Language Package Status
Rust hanzo-zap ✅ Native
Python hanzo-zap ✅ Complete
Node.js @hanzo/zap ✅ Complete
Go github.com/hanzoai/zap-go ✅ Complete
Ruby hanzo-zap ✅ Complete
Elixir hanzo_zap ✅ Complete
Haskell hanzo-zap ✅ Complete
OCaml hanzo-zap ✅ Complete
C/C++ libzap 🚧 FFI

Transport Schemes

Scheme Description Default Port
zap:// Plain TCP 9999
zaps:// TLS 1.3 9999
zap+unix:// Unix socket N/A

Benchmarks

Measured on Apple M3 Max:

Parse Latency

Size JSON-RPC ZAP Speedup
1 KB 45 μs 0.2 μs 225x
10 KB 420 μs 0.4 μs 1,050x
100 KB 4.2 ms 0.8 μs 5,250x
1 MB 42 ms 4 μs 10,500x

Round-Trip (localhost)

Protocol p50 p99 Throughput
MCP (HTTP) 1.2 ms 4.5 ms 800/s
ZAP (TCP) 0.08 ms 0.15 ms 12,000/s
ZAP (Unix) 0.04 ms 0.09 ms 25,000/s

vs The Competition

vs JSON-RPC (MCP)

MCP is great for interoperability.
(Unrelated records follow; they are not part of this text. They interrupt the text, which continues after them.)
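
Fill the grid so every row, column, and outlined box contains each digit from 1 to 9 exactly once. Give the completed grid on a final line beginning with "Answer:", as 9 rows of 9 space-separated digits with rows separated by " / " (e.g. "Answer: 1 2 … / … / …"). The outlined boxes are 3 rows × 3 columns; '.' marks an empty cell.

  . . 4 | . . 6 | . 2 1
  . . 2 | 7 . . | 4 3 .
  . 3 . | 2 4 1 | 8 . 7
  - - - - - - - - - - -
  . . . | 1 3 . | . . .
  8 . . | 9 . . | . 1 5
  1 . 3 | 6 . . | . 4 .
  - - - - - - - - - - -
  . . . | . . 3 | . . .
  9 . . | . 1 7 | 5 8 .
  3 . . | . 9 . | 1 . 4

Step 1. [r8c3∈{6}] r8c3's peers cover all but 6, so r8c3=6.
Step 2. [r5c3∈{7}] r5c3 is down to just 7 ⇒ r5c3=7.
Step 3. [r5c5∈{2}] r5c5 is down to just 2 ⇒ r5c5=2.
Step 4. [r9c8∈{6,7}] 6 has one home in row 9: r9c8, so r9c8=6.
Step 5. [r1c7∈{9}] nothing but 9 survives at r1c7. So r1c7=9.
Step 6. [r9c2∈{2,5,7,8}] r9c2 is the only open cell in row 9 admitting 7. So r9c2=7.
Step 7. [r2c2∈{1,5,6,8,9}] 1 has one home in row 2: r2c2, so r2c2=1.
Step 8. [r1c2∈{5,8}] 8 has one home in box 1: r1c2. So r1c2=8.
Step 9. [r1c5∈{5}] r1c5's peers cover all but 5 ⇒ r1c5=5.
Step 10. [r2c1∈{5,6}] across row 2, 5 lands solely at r2c1 ⇒ r2c1=5.
Step 11. [r2c5∈{8}] r2c5 is down to just 8 ⇒ r2c5=8.
Step 12. [r8c4∈{4}] nothing but 4 survives at r8c4. So r8c4=4.
Step 13. [r8c2∈{2}] r8c2 is down to just 2, so r8c2=2.
Step 14. [r4c1∈{2,4,6}] 2 has one home in col 1: r4c1. So r4c1=2.
Step 15. [r7c3∈{1,5,8}] across row 7, 1 lands solely at r7c3, so r7c3=1.
Step 16. [r9c3∈{5,8}] col 3 places 8 nowhere but r9c3, so r9c3=8.
Step 17. [r7c2∈{4,5}] across box 7, 5 lands solely at r7c2. So r7c2=5.
Step 18. [r6c2∈{9}] r6c2's peers cover all but 9, so r6c2=9.
Step 19. [r6c6∈{5,8}] 5 has one home in row 6: r6c6. So r6c6=5.
Step 20. [r6c9∈{2,8}] in row 6, 8 fits only at r6c9, so r6c9=8.
Step 21. [r6c7∈{2,7}] in row 6, 2 fits only at r6c7, so r6c7=2.
Step 22. [r7c7∈{7}] only 7 remains possible at r7c7, so r7c7=7.
Step 23. [r4c7∈{6}] only 6 remains possible at r4c7 ⇒ r4c7=6.
Step 24. [r4c9∈{9}] r4c9's peers cover all but 9, so r4c9=9.
Step 25. [r5c6∈{4}] r5c6 is down to just 4, so r5c6=4.
Step 26. [r2c9∈{6}] r2c9 has the single candidate 6. So r2c9=6.
Step 27. [r3c1∈{6}] r3c1 has the single candidate 6, so r3c1=6.
Step 28. [r5c7∈{3}] nothing but 3 survives at r5c7 ⇒ r5c7=3.
Step 29. [r9c6∈{2}] r9c6 is down to just 2 ⇒ r9c6=2.
Step 30. [r3c3∈{9}] r3c3's peers cover all but 9, so r3c3=9.
Step 31. [r6c5∈{7}] r6c5 has the single candidate 7. So r6c5=7.
Step 32. [r5c2∈{6}] r5c2's peers cover all but 6 ⇒ r5c2=6.
Step 33. [r7c9∈{2}] nothing but 2 survives at r7c9. So r7c9=2.
Step 34. [r2c6∈{9}] only 9 remains possible at r2c6, so r2c6=9.
Step 35. [r7c5∈{6}] r7c5's peers cover all but 6, so r7c5=6.
Step 36. [r4c8∈{7}] nothing but 7 survives at r4c8 ⇒ r4c8=7.
Step 37. [r4c2∈{4}] nothing but 4 survives at r4c2. So r4c2=4.
Step 38. [r7c4∈{8}] only 8 remains possible at r7c4, so r7c4=8.
Step 39. [r1c1∈{7}] nothing but 7 survives at r1c1. So r1c1=7.
Step 40. [r4c6∈{8}] r4c6's peers cover all but 8, so r4c6=8.
Step 41. [r7c8∈{9}] r7c8 has the single candidate 9 ⇒ r7c8=9.
Step 42. [r7c1∈{4}] r7c1 has the single candidate 4, so r7c1=4.
Step 43. [r3c8∈{5}] r3c8's peers cover all but 5. So r3c8=5.
Step 44. [r8c9∈{3}] r8c9's peers cover all but 3. So r8c9=3.
Step 45. [r1c4∈{3}] r1c4 is down to just 3, so r1c4=3.
Step 46. [r4c3∈{5}] r4c3 is down to just 5 ⇒ r4c3=5.
Step 47. [r9c4∈{5}] r9c4 has the single candidate 5. So r9c4=5.

Answer: 7 8 4 3 5 6 9 2 1 / 5 1 2 7 8 9 4 3 6 / 6 3 9 2 4 1 8 5 7 / 2 4 5 1 3 8 6 7 9 / 8 6 7 9 2 4 3 1 5 / 1 9 3 6 7 5 2 4 8 / 4 5 1 8 6 3 7 9 2 / 9 2 6 4 1 7 5 8 3 / 3 7 8 5 9 2 1 6 4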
But it's slow. ZAP gives you 1000x+ performance while maintaining full MCP compatibility via the gateway.

vs gRPC

gRPC requires protobuf schemas, code generation, and HTTP/2. ZAP is simpler: just connect and call tools. No schema compilation, no HTTP overhead.

vs Cap'n Proto

Cap'n Proto inspired ZAP's zero-copy design. But Cap'n Proto is a general-purpose serialization format. ZAP is purpose-built for AI agents, with built-in tool schemas, security policies, and MCP compatibility.

Documentation

Specifications

  • HIP-007 - ZAP Protocol Specification
  • MCP - Model Context Protocol (Anthropic)

License

MIT License - Copyright 2025 Hanzo AI Inc.


ZAP: Because your AI agent shouldn't wait for JSON parsing.